Les mots de Natacha.com

Des mots, des murmures, des cris, des silences, des aveux. Des mots qui claquent, se taisent dans un sourire. Poésie, slam, chanson, prose et haïkus...

Publié le par Natacha Karl
Publié dans : #littérature jeunesse, #Les silences de Claire, #adolescence, #photo

Chapitre 14

Claire et Nicolas

 

 

 

         Au quotidien, une journée à la Clinique des Glycines se vivait sur un rythme à deux vitesses : un rythme lent pour les patients, plus ou moins englués dans leurs souffrances psychiques, certains murés dans un silence opaque, d’autres agités et bavards ; et le rythme du personnel soignant, menant tambour battant leur troupeau de patients, la baguette plus ou moins souple suivant leur personnalité. Roselyne, l’infirmière qui avait accueillie Claire le premier jour, était d’une étoffe rare : douce  et ferme à la fois, sachant écouter sans jamais dépasser les limites de la douleur du patient. Claire se sentait en confiance avec elle. Roselyne l’incitait à dessiner et à se promener le matin pendant l’heure autorisée avec d’autres patients de sa génération : Claire Deville, sa compagne de chambre, et Nicolas Belingeais , un jeune garçon de dix-neuf ans, les cheveux bouclés et des yeux bruns tendres.

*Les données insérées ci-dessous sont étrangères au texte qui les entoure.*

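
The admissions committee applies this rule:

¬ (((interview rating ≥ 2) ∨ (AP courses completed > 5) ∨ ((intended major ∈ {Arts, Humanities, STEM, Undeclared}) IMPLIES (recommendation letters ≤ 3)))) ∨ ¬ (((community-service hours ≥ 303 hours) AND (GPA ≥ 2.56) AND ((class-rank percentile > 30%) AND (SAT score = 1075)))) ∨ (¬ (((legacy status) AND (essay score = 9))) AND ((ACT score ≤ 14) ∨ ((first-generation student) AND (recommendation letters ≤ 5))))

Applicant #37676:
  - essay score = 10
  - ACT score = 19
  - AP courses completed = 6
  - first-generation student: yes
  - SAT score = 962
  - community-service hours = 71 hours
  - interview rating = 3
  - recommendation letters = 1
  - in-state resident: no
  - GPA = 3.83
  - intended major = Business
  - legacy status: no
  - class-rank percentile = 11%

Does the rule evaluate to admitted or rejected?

Admitted

Atomic conditions:
  interview rating ≥ 2: 3 ≥ 2 is true
  AP courses completed > 5: 6 > 5 is true
  intended major ∈ {Arts, Humanities, STEM, Undeclared}: Business is not in the set → false
  recommendation letters ≤ 3: 1 ≤ 3 is true
  community-service hours ≥ 303 hours: 71 ≥ 303 is false
  GPA ≥ 2.56: 3.83 ≥ 2.56 is true
  class-rank percentile > 30%: 11 > 30 is false
  SAT score = 1075: 962 == 1075 is false
  legacy status: no → false
  essay score = 9: 10 == 9 is false
  ACT score ≤ 14: 19 ≤ 14 is false
  first-generation student: yes → true
  recommendation letters ≤ 5: 1 ≤ 5 is true
Combine:
[1.1.3] false → true (antecedent false ⇒ implication holds) = true
[1.1] true OR true OR true = true
[1] NOT true = false
[2.1.3] false AND false = false
[2.1] false AND true AND false = false
[2] NOT false = true
[3.1.1] false AND false = false
[3.1] NOT false = true
[3.2.2] true AND true = true
[3.2] false OR true = true
[3] true AND true = true
[root] false OR true OR true = true
Overall: true → admitted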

Claire, sous la douce injonction de Roselyne, accepta de sortir se promener avec eux. Elle se sentait protégée entre eux deux, et leurs souffrances, bien que différentes, créaient un lien entre eux, une possibilité de se dire, de communiquer très vite sur l’essentiel à demi-mot. Pour Claire, ce type de complicité, noué depuis les profondeurs, était inédit. Mais elle sentit que c’étaient de vrais liens, quelque chose d’indicible et d’inoubliable, de l’ordre de la communion. Claire se disait tout cela, pendant qu’elle marchait silencieuse, aux côtés de Claire et Nicolas. Claire avait cru comprendre que Nicolas avait un problème de drogue. Un matin, il lui avait juste glissé :

« Oh moi…je n’avais pas assez envie de vivre pour avoir envie de mourir. »

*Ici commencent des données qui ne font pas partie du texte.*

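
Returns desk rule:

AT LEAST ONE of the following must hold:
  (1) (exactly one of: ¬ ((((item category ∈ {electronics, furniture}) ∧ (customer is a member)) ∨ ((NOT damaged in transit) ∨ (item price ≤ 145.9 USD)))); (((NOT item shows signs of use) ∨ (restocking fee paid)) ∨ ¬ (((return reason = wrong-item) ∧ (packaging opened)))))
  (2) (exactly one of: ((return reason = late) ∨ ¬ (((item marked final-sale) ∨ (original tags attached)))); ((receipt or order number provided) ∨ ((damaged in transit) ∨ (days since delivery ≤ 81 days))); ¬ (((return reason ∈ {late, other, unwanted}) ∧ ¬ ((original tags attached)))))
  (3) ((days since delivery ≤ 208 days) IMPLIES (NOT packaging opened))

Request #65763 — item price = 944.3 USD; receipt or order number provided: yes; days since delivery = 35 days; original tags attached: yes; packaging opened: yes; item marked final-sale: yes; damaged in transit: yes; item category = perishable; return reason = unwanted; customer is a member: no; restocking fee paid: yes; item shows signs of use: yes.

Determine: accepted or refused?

Atomic conditions:
  item category ∈ {electronics, furniture}: perishable is not in the set → false
  customer is a member: no → false
  NOT damaged in transit: yes → false
  item price ≤ 145.9 USD: 944.3 ≤ 145.9 is false
  NOT item shows signs of use: yes → false
  restocking fee paid: yes → true
  return reason = wrong-item: unwanted == wrong-item is false
  packaging opened: yes → true
  return reason = late: unwanted == late is false
  item marked final-sale: yes → true
  original tags attached: yes → true
  receipt or order number provided: yes → true
  damaged in transit: yes → true
  days since delivery ≤ 81 days: 35 ≤ 81 is true
  return reason ∈ {late, other, unwanted}: unwanted is in the set → true
  days since delivery ≤ 208 days: 35 ≤ 208 is true
  NOT packaging opened: yes → false
Combine:
[1.1.1.1] false AND false = false
[1.1.1.2] false OR false = false
[1.1.1] false OR false = false
[1.1] NOT false = true
[1.2.1] false OR true = true
[1.2.2.1] false AND true = false
[1.2.2] NOT false = true
[1.2] true OR true = true
[1] exactly-one(true, true) = false
[2.1.2.1] true OR true = true
[2.1.2] NOT true = false
[2.1] false OR false = false
[2.2.2] true OR true = true
[2.2] true OR true = true
[2.3.1.2] NOT true = false
[2.3.1] true AND false = false
[2.3] NOT false = true
[2] exactly-one(false, true, true) = false
[3] true → false = false
[root] false OR false OR false = false
Overall: false → refused

Refused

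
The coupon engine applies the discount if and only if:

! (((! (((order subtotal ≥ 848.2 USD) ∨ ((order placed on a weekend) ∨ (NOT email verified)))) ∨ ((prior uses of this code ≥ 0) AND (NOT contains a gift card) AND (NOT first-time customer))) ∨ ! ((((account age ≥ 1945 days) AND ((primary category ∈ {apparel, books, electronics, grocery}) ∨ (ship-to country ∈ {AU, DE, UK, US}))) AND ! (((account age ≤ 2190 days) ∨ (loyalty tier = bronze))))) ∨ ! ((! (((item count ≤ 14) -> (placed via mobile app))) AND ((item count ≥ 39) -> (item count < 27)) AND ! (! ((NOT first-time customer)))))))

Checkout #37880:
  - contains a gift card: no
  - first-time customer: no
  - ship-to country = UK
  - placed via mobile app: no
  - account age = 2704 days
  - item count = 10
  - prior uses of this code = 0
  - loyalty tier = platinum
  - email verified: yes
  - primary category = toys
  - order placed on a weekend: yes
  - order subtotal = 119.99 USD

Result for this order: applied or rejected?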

Il était grand et très mince lui aussi, moins malingre que la diaphane Claire Deville. Claire sentit qu’entre ses deux nouveaux camarades, il existait un lien particulier, quelque chose comme de l’amour. Mais ils étaient très réservés par rapport à cela. Un soir cependant, dans leur chambre, Claire Deville  se confia à elle, lui confirmant ce qu’elle avait deviné :

«  Nicolas et moi, on est amoureux ; mais on reste discrets pour éviter les embrouilles avec les autres ou le personnel médical, qu’ils ne se mettent pas à nous surveiller ou à nous séparer en le changeant d’étage…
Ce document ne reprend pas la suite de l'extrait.